Some other movie-to-play translations that are currently on New York stages include:
“The 39 Steps” – This witty spoof on Alfred Hitchcock’s 1935 espionage thriller essentially follows the film story verbatim, except the thrills are played for laughs and all roles were frantically preformed by a cast of four actors.
“Brief Encounter” – This stage version of the sentimental 1945 British film from David Lean and Noel Coward is also a larky combination of affectionate spoof, nostalgic set piece and brilliant theater craft – at once a thing of the stage and a savvy homage to cinema melodrama.
“Elf” – For a limited holiday run, the towering elf, Buddy (with Sebastian Arcelus standing in for Will Ferrell), visits New York in a faithful stage adaptation of the Warner Bros. film. Tony Award nominees Matthew Sklar and Chad Beguelin provide music and lyrics.

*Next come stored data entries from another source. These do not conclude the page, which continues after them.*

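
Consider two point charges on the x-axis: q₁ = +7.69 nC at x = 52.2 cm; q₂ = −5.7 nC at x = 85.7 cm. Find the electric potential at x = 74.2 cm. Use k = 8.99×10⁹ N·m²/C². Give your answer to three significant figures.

-131 V

The total potential is the scalar sum of each charge's contribution, V = Σ kqᵢ/rᵢ.
Distances from the field point to each charge: r₁ = 0.220 m, r₂ = 0.115 m.
V = k[(7.69×10⁻⁹)/(0.220) + (-5.70×10⁻⁹)/(0.115)] = -131 V.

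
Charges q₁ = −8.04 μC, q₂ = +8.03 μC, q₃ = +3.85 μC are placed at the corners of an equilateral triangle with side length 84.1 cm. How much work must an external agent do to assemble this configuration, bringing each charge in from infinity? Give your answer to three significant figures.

The assembly work is the sum of pairwise potential energies, U = Σ_{i<j} kqᵢqⱼ/rᵢⱼ.
All three pair separations equal the side length, 0.841 m.
U = (-0.690) + (-0.331) + (0.330) = -0.691 J.

-0.691 J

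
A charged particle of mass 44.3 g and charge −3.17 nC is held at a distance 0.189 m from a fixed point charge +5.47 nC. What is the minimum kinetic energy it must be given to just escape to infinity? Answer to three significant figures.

8.25×10⁻⁷ J

To just escape, total mechanical energy must reach zero at infinity: ½mv²_min + U = 0, so ½mv²_min = −U = |kQq|/r.
|U| = |kQq|/r = (8.99×10⁹ N·m²/C²)(5.47×10⁻⁹)(3.17×10⁻⁹)/(0.189) = 8.25×10⁻⁷ J.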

“The Lion King” – The 1994 Disney animated feature film made a seamless safari from screen to stage and became a Broadway mainstay (as well as a worldwide touring money machine). It boasts innovative staging by director Julie Taymor, with music by Elton John and lyrics by Tim Rice, along with a musical score created by Hans Zimmer and choral arrangements by African composer Lebo M.
“Mary Poppins” – Another Disney film (from 1964) traipsed onto the Broadway stage and staked a claim to long-running status. This one features the wizardry of producer Cameron Mackintosh (“Les Miserables,” “Cats,” “The Phantom of the Opera”) and familiar songs from the Julie Andrews’ film.

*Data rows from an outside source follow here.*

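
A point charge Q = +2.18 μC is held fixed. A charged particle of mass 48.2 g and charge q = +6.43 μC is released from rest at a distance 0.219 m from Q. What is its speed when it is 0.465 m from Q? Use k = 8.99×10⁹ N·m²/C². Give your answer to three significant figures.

Only the electrostatic force acts, so mechanical energy is conserved: ½mv² = U₁ − U₂ = kQq(1/r₁ − 1/r₂).
U₁ − U₂ = (8.99×10⁹ N·m²/C²)(2.18×10⁻⁶ C)(6.43×10⁻⁶ C)(1/0.219 − 1/0.465) = 0.304 J.
v = √(2·0.304/0.0482) = 3.55 m/s.

3.55 m/s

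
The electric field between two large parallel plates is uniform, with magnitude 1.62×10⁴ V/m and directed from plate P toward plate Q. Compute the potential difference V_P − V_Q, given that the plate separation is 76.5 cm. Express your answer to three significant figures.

In a uniform field, potential decreases in the direction of E: ΔV = −E·d for a displacement d parallel to E.
Going from Q to P is a displacement of 76.5 cm opposite to the field, so V_P − V_Q = +Ed = 1.24×10⁴ V.

1.24×10⁴ V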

“Billy Elliot” – The blue-collar tale of an British lad who escapes his hardscrabble life in a depressed Northern England mining community by becoming a world-class ballet dancer tripped the light onto the Broadway stage as a musical, with tunes by Elton John and lyrics by Lee Hal, who also wrote the film’s screenplay.
“Women on the Verges of a Nervous Breakdown” – In a most unlikely marriage of Spanish postmodernism and Broadway razzmatazz, Pedro Almodovar’s sassy 1988 comedy-drama gets the musical theater treatment in this new New York production, featuring music and lyrics by David Yazbek and a cast lead by the larger-than-life diva Patti LuPone.
“Promises, Promises” – Actually, the current production of this musical – with songs and lyrics by Burt Bacharach and Hal David and book by Neil Simon – is in its the second time around. Based on Billy Wilder’s classic 1960 film, “The Apartment,” it first came to Broadway in 1968 and ran for nearly 1,300 performances. The current show features Oklahoma native Kristen Chenoweth as the waitress who falls for a two-timing businessman who borrows an underling’s apartment for extra-marital trysts.
The Addams Family – Technically, this musical (featuring Nathan Lane and Bebe Neuwirth) is drawn from the macabre cartoon works of New Yorker magazine artist Charles Addams, but the tale of one ghoulish family of spirited misfits sprang to three-dimensional life in a popular ’60s TV show and in three big-screen adaptations (the last going straight to video). And currently there is talk of a stop-motion animated film involving that most Addams-esque filmmaker Tim Burton.
Far afield from the Broadway boards, two fairly obscure film works have recently received stage treatments. A special, campy Halloween season production of “Plan 9 From Outer Space” was offered by the Brick Theater in Brooklyn, and “Throne of Blood,” an Oregon Shakespeare Festival production of Akira Kurasawa’s 1957 film version of “Macbeth,” just finished a short run on stage at the Brooklyn Academy of Music.